Cocokala offers a typical selection of robatayaki, or grilled skewers, including outrageously delicious chicken skin skewers, a steal at $1.80. Any of the bacon-wrapped options—asparagus, tomato or mushroom ($2.30 each)—are also a fine choice, while grilled squid ($5.50) delivers nice char without being overly chewy.
There’s an ample seafood selection. Black cod miso ($7.50) is a sweet, smoky standard prepared particularly well, but a bigger surprise is the bakudan ($6.50), combining diced tuna, mountain potato, okra and natto (fermented soybeans) in a meld of light deliciousness. Natto might be an acquired taste, but I’m a big fan of the funky legumes. Mix in a bit of shoyu and you’ve got a memorable dish.
Other unique choices include spoon rices, essentially spoon-sized sushi servings with options including spicy tuna and yellowtail.

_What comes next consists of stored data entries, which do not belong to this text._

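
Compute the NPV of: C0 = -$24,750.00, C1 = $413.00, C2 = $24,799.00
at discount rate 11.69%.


Formula: NPV = C0 + C1/(1+r) + C2/(1+r)^2
Discount C1: $413.00 / (1 + 0.1169) = $369.77
Discount C2: $24,799.00 / (1 + 0.1169)^2 = $19,879.51
NPV = -$24,750.00 + $369.77 + $19,879.51 = -$4,500.72

-$4,500.72


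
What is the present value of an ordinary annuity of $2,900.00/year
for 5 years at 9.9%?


Formula: PV = PMT * (1 - (1+r)^(-n)) / r
Discount factor: (1 + 0.099)^(-5) = 0.623751
Bracket: 1 - 0.623751 = 0.376249
PV = $2,900.00 * 0.376249 / 0.099 = $11,021.42

$11,021.42


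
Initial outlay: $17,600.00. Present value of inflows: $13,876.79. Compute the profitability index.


Formula: PI = PV(cash flows) / initial investment
Substituting: PI = $13,876.79 / $17,600.00
PI = 0.7885

0.7885


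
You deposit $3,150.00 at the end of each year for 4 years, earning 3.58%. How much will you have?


Formula: FV = PMT * ((1+r)^n - 1) / r
Growth factor: (1 + 0.0358)^4 = 1.151075
Numerator: 1.151075 - 1 = 0.151075
FV = $3,150.00 * 0.151075 / 0.0358 = $13,292.91

$13,292.91


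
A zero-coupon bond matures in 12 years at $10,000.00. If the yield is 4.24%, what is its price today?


Formula: Price = FV / (1 + r)^n
Substituting: Price = $10,000.00 / (1 + 0.0424)^12
Discount factor: (1.0424)^12 = 1.645936
Price = $10,000.00 / 1.645936 = $6,075.57

$6,075.57


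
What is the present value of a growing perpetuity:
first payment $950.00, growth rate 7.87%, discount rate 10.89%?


Formula: PV = C / (r - g)
Spread: r - g = 0.1089 - 0.0787 = 0.0302
Substituting: PV = $950.00 / 0.0302
PV = $31,456.95

$31,456.95


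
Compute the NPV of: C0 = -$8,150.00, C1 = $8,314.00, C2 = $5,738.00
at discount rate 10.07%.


Formula: NPV = C0 + C1/(1+r) + C2/(1+r)^2
Discount C1: $8,314.00 / (1 + 0.1007) = $7,553.38
Discount C2: $5,738.00 / (1 + 0.1007)^2 = $4,736.12
NPV = -$8,150.00 + $7,553.38 + $4,736.12 = $4,139.49

$4,139.49


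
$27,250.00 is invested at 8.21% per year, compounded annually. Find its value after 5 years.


Formula: FV = P * (1 + r)^n
Substituting: FV = $27,250.00 * (1 + 0.0821)^5
Growth factor: (1.0821)^5 = 1.483669
FV = $27,250.00 * 1.483669 = $40,429.98

$40,429.98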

Best of all is the sea urchin and nori paste ($3.90)—a handy amuse-esque serving delivering oceanic essence in a single shot; it should be an order on every visit. Another surprise: the mildly flavored seared smoked cheese ($6.80). Served atop daikon slices, it’s just eccentric enough to be craveable.
Cocokala is food-centric but also boasts the Valley’s best selection of Japanese beers outside of Monte Carlo’s Yusho, without the Strip surcharge. The Japanese have some of the best beer names. Try the I’m Sorry, abounding with citrus and hints of sake, or venture toward Wednesday Cat witbier or Blessing of Tama pale ale. This reads less like a beer list and more like a Life Is Beautiful band lineup, if you ask me.
In my spectrum of local izakayas, Cocokala falls somewhere between Kyara and Ichiza. While it’s missing the entertaining kana found on the walls at Ichiza, instructional menu photos make it an interactive dining experience as you browse. And the food itself is almost comparable to the stellar Kyara, no small achievement in my book.
Izakaya Cocokala 4449 W. Flamingo Road, 702-538-9556. Tuesday-Sunday, 6 p.m.-4 a.m.